The enterprise application software market in Asia Pacific, excluding Japan, grew by 6.5 percent in 2013, reaching AU$13.5 billion, but slightly lower growth than in 2012, according to the latest worldwide software market share results from Gartner.
The market share results show that Australia was the fastest growing market among the mature Asia Pacific countries, where application software revenue totalled AU$3.5 billion and grew 7.7 percent from 2012. It was driven by growth in customer relationship management investments, business intelligence and analytics, new spending on software-as-a-service and cloud-based deployments, as well as upgrades and improvements to mission critical software.
Microsoft dominated the Asia Pacific market during 2013 with a 23.6 percent market share, a 6.6 percent increase on the previous year, said Gartner.

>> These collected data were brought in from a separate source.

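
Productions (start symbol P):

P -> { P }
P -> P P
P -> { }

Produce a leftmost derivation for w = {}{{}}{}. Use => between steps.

P => PP => PPP => {}PP => {}{P}P => {}{{}}P => {}{{}}{}

P => PP   [P -> P P]
PP => PPP   [P -> P P]
PPP => {}PP   [P -> { }]
{}PP => {}{P}P   [P -> { P }]
{}{P}P => {}{{}}P   [P -> { }]
{}{{}}P => {}{{}}{}   [P -> { }]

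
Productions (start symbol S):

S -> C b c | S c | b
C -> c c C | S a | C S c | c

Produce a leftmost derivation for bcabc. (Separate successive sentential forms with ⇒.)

S ⇒ Cbc ⇒ Sabc ⇒ Scabc ⇒ bcabc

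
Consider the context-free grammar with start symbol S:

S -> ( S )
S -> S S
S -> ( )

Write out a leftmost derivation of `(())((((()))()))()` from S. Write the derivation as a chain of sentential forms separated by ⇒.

S ⇒ SS   [S -> S S]
SS ⇒ (S)S   [S -> ( S )]
(S)S ⇒ (())S   [S -> ( )]
(())S ⇒ (())SS   [S -> S S]
(())SS ⇒ (())(S)S   [S -> ( S )]
(())(S)S ⇒ (())((S))S   [S -> ( S )]
(())((S))S ⇒ (())((SS))S   [S -> S S]
(())((SS))S ⇒ (())(((S)S))S   [S -> ( S )]
(())(((S)S))S ⇒ (())((((S))S))S   [S -> ( S )]
(())((((S))S))S ⇒ (())((((()))S))S   [S -> ( )]
(())((((()))S))S ⇒ (())((((()))()))S   [S -> ( )]
(())((((()))()))S ⇒ (())((((()))()))()   [S -> ( )]

S⇒SS⇒(S)S⇒(())S⇒(())SS⇒(())(S)S⇒(())((S))S⇒(())((SS))S⇒(())(((S)S))S⇒(())((((S))S))S⇒(())((((()))S))S⇒(())((((()))()))S⇒(())((((()))()))()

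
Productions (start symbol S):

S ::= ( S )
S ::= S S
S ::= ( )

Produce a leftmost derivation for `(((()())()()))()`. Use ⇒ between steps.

S⇒SS⇒(S)S⇒((S))S⇒((SS))S⇒((SSS))S⇒(((S)SS))S⇒(((SS)SS))S⇒(((()S)SS))S⇒(((()())SS))S⇒(((()())()S))S⇒(((()())()()))S⇒(((()())()()))()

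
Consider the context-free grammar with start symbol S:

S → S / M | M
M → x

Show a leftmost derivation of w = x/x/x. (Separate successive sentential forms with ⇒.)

S ⇒ S/M ⇒ S/M/M ⇒ M/M/M ⇒ x/M/M ⇒ x/x/M ⇒ x/x/x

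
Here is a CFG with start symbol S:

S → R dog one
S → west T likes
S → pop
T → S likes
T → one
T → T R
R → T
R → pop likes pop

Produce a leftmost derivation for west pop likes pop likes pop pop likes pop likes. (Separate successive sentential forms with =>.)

S => west T likes   [S → west T likes]
west T likes => west T R likes   [T → T R]
west T R likes => west T R R likes   [T → T R]
west T R R likes => west S likes R R likes   [T → S likes]
west S likes R R likes => west pop likes R R likes   [S → pop]
west pop likes R R likes => west pop likes pop likes pop R likes   [R → pop likes pop]
west pop likes pop likes pop R likes => west pop likes pop likes pop pop likes pop likes   [R → pop likes pop]

S => west T likes => west T R likes => west T R R likes => west S likes R R likes => west pop likes R R likes => west pop likes pop likes pop R likes => west pop likes pop likes pop pop likes pop likes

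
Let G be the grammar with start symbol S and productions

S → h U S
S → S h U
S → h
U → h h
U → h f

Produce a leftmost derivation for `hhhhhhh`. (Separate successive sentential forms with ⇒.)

S ⇒ hUS   [S → h U S]
hUS ⇒ hhhS   [U → h h]
hhhS ⇒ hhhShU   [S → S h U]
hhhShU ⇒ hhhhhU   [S → h]
hhhhhU ⇒ hhhhhhh   [U → h h]

S ⇒ hUS ⇒ hhhS ⇒ hhhShU ⇒ hhhhhU ⇒ hhhhhhh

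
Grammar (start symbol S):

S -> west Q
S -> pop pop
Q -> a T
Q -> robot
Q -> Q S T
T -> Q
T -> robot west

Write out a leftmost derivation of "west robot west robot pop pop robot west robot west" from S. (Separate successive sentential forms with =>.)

S => west Q => west Q S T => west robot S T => west robot west Q T => west robot west Q S T T => west robot west robot S T T => west robot west robot pop pop T T => west robot west robot pop pop robot west T => west robot west robot pop pop robot west robot west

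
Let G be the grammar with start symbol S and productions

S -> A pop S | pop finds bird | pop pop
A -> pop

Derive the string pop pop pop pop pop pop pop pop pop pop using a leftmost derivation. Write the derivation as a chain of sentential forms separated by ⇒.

S ⇒ A pop S ⇒ pop pop S ⇒ pop pop A pop S ⇒ pop pop pop pop S ⇒ pop pop pop pop A pop S ⇒ pop pop pop pop pop pop S ⇒ pop pop pop pop pop pop A pop S ⇒ pop pop pop pop pop pop pop pop S ⇒ pop pop pop pop pop pop pop pop pop pop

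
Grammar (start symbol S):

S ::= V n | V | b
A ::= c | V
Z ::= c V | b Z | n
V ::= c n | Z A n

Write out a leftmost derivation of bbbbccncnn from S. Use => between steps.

S => V => ZAn => bZAn => bbZAn => bbbZAn => bbbbZAn => bbbbcVAn => bbbbccnAn => bbbbccnVn => bbbbccncnn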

But it was SAP, the second largest vendor in 2013 with a market share of 12.1 percent that experienced the largest growth on the previous year of 7.2 percent. Oracle and IBM market share steadily increased by 0.7 percent to 7.2 percent and 0.9 percent to 4.1 percent respectively.
In Australia, the ranking was the same except Salesforce.com sat in fifth place instead of Yonyou.

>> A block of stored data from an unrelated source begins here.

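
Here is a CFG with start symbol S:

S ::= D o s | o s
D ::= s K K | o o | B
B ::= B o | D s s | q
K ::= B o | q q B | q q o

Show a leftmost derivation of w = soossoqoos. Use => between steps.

S => Dos   [S ::= D o s]
Dos => sKKos   [D ::= s K K]
sKKos => sBoKos   [K ::= B o]
sBoKos => sDssoKos   [B ::= D s s]
sDssoKos => soossoKos   [D ::= o o]
soossoKos => soossoBoos   [K ::= B o]
soossoBoos => soossoqoos   [B ::= q]

S=>Dos=>sKKos=>sBoKos=>sDssoKos=>soossoKos=>soossoBoos=>soossoqoos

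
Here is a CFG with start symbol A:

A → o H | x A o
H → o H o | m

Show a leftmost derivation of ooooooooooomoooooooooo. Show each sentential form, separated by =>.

A => oH => ooHo => oooHoo => ooooHooo => oooooHoooo => ooooooHooooo => oooooooHoooooo => ooooooooHooooooo => oooooooooHoooooooo => ooooooooooHooooooooo => oooooooooooHoooooooooo => ooooooooooomoooooooooo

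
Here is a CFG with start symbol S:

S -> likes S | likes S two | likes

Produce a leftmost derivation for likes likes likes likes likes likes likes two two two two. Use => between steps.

S => likes S two   [S -> likes S two]
likes S two => likes likes S two   [S -> likes S]
likes likes S two => likes likes likes S two   [S -> likes S]
likes likes likes S two => likes likes likes likes S two two   [S -> likes S two]
likes likes likes likes S two two => likes likes likes likes likes S two two two   [S -> likes S two]
likes likes likes likes likes S two two two => likes likes likes likes likes likes S two two two two   [S -> likes S two]
likes likes likes likes likes likes S two two two two => likes likes likes likes likes likes likes two two two two   [S -> likes]

S => likes S two => likes likes S two => likes likes likes S two => likes likes likes likes S two two => likes likes likes likes likes S two two two => likes likes likes likes likes likes S two two two two => likes likes likes likes likes likes likes two two two two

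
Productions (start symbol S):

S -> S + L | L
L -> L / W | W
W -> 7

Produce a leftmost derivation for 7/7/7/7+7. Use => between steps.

S => S+L => L+L => L/W+L => L/W/W+L => L/W/W/W+L => W/W/W/W+L => 7/W/W/W+L => 7/7/W/W+L => 7/7/7/W+L => 7/7/7/7+L => 7/7/7/7+W => 7/7/7/7+7

S => S+L   [S -> S + L]
S+L => L+L   [S -> L]
L+L => L/W+L   [L -> L / W]
L/W+L => L/W/W+L   [L -> L / W]
L/W/W+L => L/W/W/W+L   [L -> L / W]
L/W/W/W+L => W/W/W/W+L   [L -> W]
W/W/W/W+L => 7/W/W/W+L   [W -> 7]
7/W/W/W+L => 7/7/W/W+L   [W -> 7]
7/7/W/W+L => 7/7/7/W+L   [W -> 7]
7/7/7/W+L => 7/7/7/7+L   [W -> 7]
7/7/7/7+L => 7/7/7/7+W   [L -> W]
7/7/7/7+W => 7/7/7/7+7   [W -> 7]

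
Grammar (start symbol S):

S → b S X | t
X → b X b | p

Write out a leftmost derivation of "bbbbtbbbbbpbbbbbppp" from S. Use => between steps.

S => bSX => bbSXX => bbbSXXX => bbbbSXXXX => bbbbtXXXX => bbbbtbXbXXX => bbbbtbbXbbXXX => bbbbtbbbXbbbXXX => bbbbtbbbbXbbbbXXX => bbbbtbbbbbXbbbbbXXX => bbbbtbbbbbpbbbbbXXX => bbbbtbbbbbpbbbbbpXX => bbbbtbbbbbpbbbbbppX => bbbbtbbbbbpbbbbbppp

S => bSX   [S → b S X]
bSX => bbSXX   [S → b S X]
bbSXX => bbbSXXX   [S → b S X]
bbbSXXX => bbbbSXXXX   [S → b S X]
bbbbSXXXX => bbbbtXXXX   [S → t]
bbbbtXXXX => bbbbtbXbXXX   [X → b X b]
bbbbtbXbXXX => bbbbtbbXbbXXX   [X → b X b]
bbbbtbbXbbXXX => bbbbtbbbXbbbXXX   [X → b X b]
bbbbtbbbXbbbXXX => bbbbtbbbbXbbbbXXX   [X → b X b]
bbbbtbbbbXbbbbXXX => bbbbtbbbbbXbbbbbXXX   [X → b X b]
bbbbtbbbbbXbbbbbXXX => bbbbtbbbbbpbbbbbXXX   [X → p]
bbbbtbbbbbpbbbbbXXX => bbbbtbbbbbpbbbbbpXX   [X → p]
bbbbtbbbbbpbbbbbpXX => bbbbtbbbbbpbbbbbppX   [X → p]
bbbbtbbbbbpbbbbbppX => bbbbtbbbbbpbbbbbppp   [X → p]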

According to Gartner, the variation in the top five vendors in Australia compared to Asia Pacific overall "reflects the differences in technology priorities between mature and emerging markets".

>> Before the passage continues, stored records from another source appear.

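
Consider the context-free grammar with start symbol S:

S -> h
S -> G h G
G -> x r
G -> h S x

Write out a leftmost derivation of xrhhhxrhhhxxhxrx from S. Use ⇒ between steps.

S ⇒ GhG ⇒ xrhG ⇒ xrhhSx ⇒ xrhhGhGx ⇒ xrhhhSxhGx ⇒ xrhhhGhGxhGx ⇒ xrhhhxrhGxhGx ⇒ xrhhhxrhhSxxhGx ⇒ xrhhhxrhhhxxhGx ⇒ xrhhhxrhhhxxhxrx

S ⇒ GhG   [S -> G h G]
GhG ⇒ xrhG   [G -> x r]
xrhG ⇒ xrhhSx   [G -> h S x]
xrhhSx ⇒ xrhhGhGx   [S -> G h G]
xrhhGhGx ⇒ xrhhhSxhGx   [G -> h S x]
xrhhhSxhGx ⇒ xrhhhGhGxhGx   [S -> G h G]
xrhhhGhGxhGx ⇒ xrhhhxrhGxhGx   [G -> x r]
xrhhhxrhGxhGx ⇒ xrhhhxrhhSxxhGx   [G -> h S x]
xrhhhxrhhSxxhGx ⇒ xrhhhxrhhhxxhGx   [S -> h]
xrhhhxrhhhxxhGx ⇒ xrhhhxrhhhxxhxrx   [G -> x r]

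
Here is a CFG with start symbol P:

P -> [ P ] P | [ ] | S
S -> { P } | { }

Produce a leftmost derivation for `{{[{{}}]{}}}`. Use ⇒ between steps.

P⇒S⇒{P}⇒{S}⇒{{P}}⇒{{[P]P}}⇒{{[S]P}}⇒{{[{P}]P}}⇒{{[{S}]P}}⇒{{[{{}}]P}}⇒{{[{{}}]S}}⇒{{[{{}}]{}}}

P ⇒ S   [P -> S]
S ⇒ {P}   [S -> { P }]
{P} ⇒ {S}   [P -> S]
{S} ⇒ {{P}}   [S -> { P }]
{{P}} ⇒ {{[P]P}}   [P -> [ P ] P]
{{[P]P}} ⇒ {{[S]P}}   [P -> S]
{{[S]P}} ⇒ {{[{P}]P}}   [S -> { P }]
{{[{P}]P}} ⇒ {{[{S}]P}}   [P -> S]
{{[{S}]P}} ⇒ {{[{{}}]P}}   [S -> { }]
{{[{{}}]P}} ⇒ {{[{{}}]S}}   [P -> S]
{{[{{}}]S}} ⇒ {{[{{}}]{}}}   [S -> { }]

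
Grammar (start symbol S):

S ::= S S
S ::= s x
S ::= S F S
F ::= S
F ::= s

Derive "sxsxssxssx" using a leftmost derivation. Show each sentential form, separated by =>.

S => SFS   [S ::= S F S]
SFS => SFSFS   [S ::= S F S]
SFSFS => SSFSFS   [S ::= S S]
SSFSFS => sxSFSFS   [S ::= s x]
sxSFSFS => sxsxFSFS   [S ::= s x]
sxsxFSFS => sxsxsSFS   [F ::= s]
sxsxsSFS => sxsxssxFS   [S ::= s x]
sxsxssxFS => sxsxssxsS   [F ::= s]
sxsxssxsS => sxsxssxssx   [S ::= s x]

S => SFS => SFSFS => SSFSFS => sxSFSFS => sxsxFSFS => sxsxsSFS => sxsxssxFS => sxsxssxsS => sxsxssxssx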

"The software industry is in the middle of a multiyear cyclical transition as organisations are focusing investment on technologies to support existing systems, in order to maintain competitiveness, while still taking advantage of cloud subscription-based pricing where it makes sense to grow and advance the business," said Gartner research director Yanna Dharmasthira.
The results also showed China continued to face moderating growth due to slowing domestic and export market demand. Application software revenue reached AU$3.3 billion, an increase of 5.9 percent over 2012.